Spindler excels at networking. For example, the current Biopeople priority themes include the paradigm shift in healthcare that includes increased patient engagement. Biopeople facilitates collaborations among hospital administrators, patient advocacy groups and researchers.
“It takes a lot of experience to bridge people,” he says. “At Biopeople, we have that experience.”
Sven Frøkjær, vice dean, Faculty of Health and Medical Sciences, University of Copenhagen, agrees. He cofounded two biotech companies focused on drug development and delivery: Lica Pharmaceuticals and LiPlasome Pharma. Frøkjær, who is vice-chairman of the Biopeople Steering Committee, attributes the Biopeople success to a strong internal organization with a highly experienced staff. Of Spindler, Frøkjær says, “He’s frank, open, and dedicated. He takes tasks like leading DIA [Develop Innovate Advance, a global health-product consortium] that support the overall Biopeople objective. He has a wide personal network in the life science sector.”

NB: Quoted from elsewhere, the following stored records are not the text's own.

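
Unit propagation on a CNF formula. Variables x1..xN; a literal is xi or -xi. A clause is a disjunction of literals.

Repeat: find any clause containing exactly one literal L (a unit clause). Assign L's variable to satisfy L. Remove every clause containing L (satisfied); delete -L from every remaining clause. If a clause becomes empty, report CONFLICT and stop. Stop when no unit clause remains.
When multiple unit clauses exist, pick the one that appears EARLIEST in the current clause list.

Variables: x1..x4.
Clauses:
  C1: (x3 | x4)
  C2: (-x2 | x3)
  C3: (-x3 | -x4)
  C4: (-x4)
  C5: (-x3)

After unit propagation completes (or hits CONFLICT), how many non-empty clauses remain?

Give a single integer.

unit clause [-4] forces x4=F; simplify:
  drop 4 from [3, 4] -> [3]
  satisfied 2 clause(s); 3 remain; assigned so far: [4]
unit clause [3] forces x3=T; simplify:
  drop -3 from [-3] -> [] (empty!)
  satisfied 2 clause(s); 1 remain; assigned so far: [3, 4]
CONFLICT (empty clause)

Answer: 0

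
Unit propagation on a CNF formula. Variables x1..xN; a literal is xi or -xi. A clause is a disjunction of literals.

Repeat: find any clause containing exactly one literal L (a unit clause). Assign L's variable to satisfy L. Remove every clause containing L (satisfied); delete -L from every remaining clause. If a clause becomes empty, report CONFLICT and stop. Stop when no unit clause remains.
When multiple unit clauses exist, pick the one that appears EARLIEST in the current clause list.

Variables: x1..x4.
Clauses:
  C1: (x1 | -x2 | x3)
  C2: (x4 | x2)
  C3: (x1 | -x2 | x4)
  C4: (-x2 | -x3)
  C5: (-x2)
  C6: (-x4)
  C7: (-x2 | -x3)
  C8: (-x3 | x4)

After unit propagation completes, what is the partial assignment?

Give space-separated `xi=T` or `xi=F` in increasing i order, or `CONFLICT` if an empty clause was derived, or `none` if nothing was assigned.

Answer: CONFLICT

Derivation:
unit clause [-2] forces x2=F; simplify:
  drop 2 from [4, 2] -> [4]
  satisfied 5 clause(s); 3 remain; assigned so far: [2]
unit clause [4] forces x4=T; simplify:
  drop -4 from [-4] -> [] (empty!)
  satisfied 2 clause(s); 1 remain; assigned so far: [2, 4]
CONFLICT (empty clause)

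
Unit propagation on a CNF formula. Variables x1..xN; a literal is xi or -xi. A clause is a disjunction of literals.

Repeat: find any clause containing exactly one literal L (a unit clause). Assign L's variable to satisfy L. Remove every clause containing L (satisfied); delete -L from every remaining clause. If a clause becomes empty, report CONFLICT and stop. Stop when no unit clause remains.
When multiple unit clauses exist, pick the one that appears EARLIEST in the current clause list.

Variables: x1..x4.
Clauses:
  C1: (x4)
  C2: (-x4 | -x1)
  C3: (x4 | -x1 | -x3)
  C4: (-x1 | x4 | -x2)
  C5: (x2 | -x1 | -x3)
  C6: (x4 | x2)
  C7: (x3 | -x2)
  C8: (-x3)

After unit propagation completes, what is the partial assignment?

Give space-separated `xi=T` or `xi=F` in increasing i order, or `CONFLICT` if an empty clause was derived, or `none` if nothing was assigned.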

Spindler says his job is “managing leadership” to grow the life science industry, including through the European Secretariat for Cluster Analysis (ESCA). ESCA is a network of organizations like Biopeople to strengthen European clusters. Part of the mission is awarding bronze, silver, and gold labels to clusters using quality indicators such as in governance and financing. In 2013, Biopeople was the first European Life Science cluster to earn an ESCA gold label. This year, Spindler chairs the ESCA group that awards gold labels.

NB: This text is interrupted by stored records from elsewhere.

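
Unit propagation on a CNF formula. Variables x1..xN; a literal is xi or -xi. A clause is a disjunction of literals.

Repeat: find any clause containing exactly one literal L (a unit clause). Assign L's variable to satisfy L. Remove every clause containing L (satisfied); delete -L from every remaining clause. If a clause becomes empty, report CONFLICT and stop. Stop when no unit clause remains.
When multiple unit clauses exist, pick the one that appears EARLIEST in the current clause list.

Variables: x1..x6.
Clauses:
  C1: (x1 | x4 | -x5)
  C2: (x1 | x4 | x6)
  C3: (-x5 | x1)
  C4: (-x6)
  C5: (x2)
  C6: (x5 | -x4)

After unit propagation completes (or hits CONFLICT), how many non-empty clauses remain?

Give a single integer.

Answer: 4

Derivation:
unit clause [-6] forces x6=F; simplify:
  drop 6 from [1, 4, 6] -> [1, 4]
  satisfied 1 clause(s); 5 remain; assigned so far: [6]
unit clause [2] forces x2=T; simplify:
  satisfied 1 clause(s); 4 remain; assigned so far: [2, 6]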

The gold label, says Spindler, indicates a robust organization. It has financial advantages, for example access to EU grants that require this status. Biopeople’s achievement reflects extraordinary regional strengths, says Spindler. “There’s strong support for the life sciences in Denmark, with excellent universities, regulatory authorities, and industries.” To be part of this award-winning network, Spindler says, “Come to a Biopeople event. We want to attract as many people as possible.”
Facts: Per Spindler
EDUCATION: 1991, DVM, University of Copenhagen; 2001, MSc, Applied Toxicology, University of Surrey; 2005, Executive MBA, CBS Executive
SELECTED OTHER POSITIONS: Vice President, Bioimage A/S; Project Management, Lundbeck and Novo Nordisk; Chief Scientific Advisor, Danish Medicines Agency; Pathologist, Danish Food Agency; Veterinary surgeon
BIOPEOPLE: Biopeople is located at the University of Copenhagen as part of the Danish infrastructure for innovation established and cofunded by the Ministry of Higher Education and Science.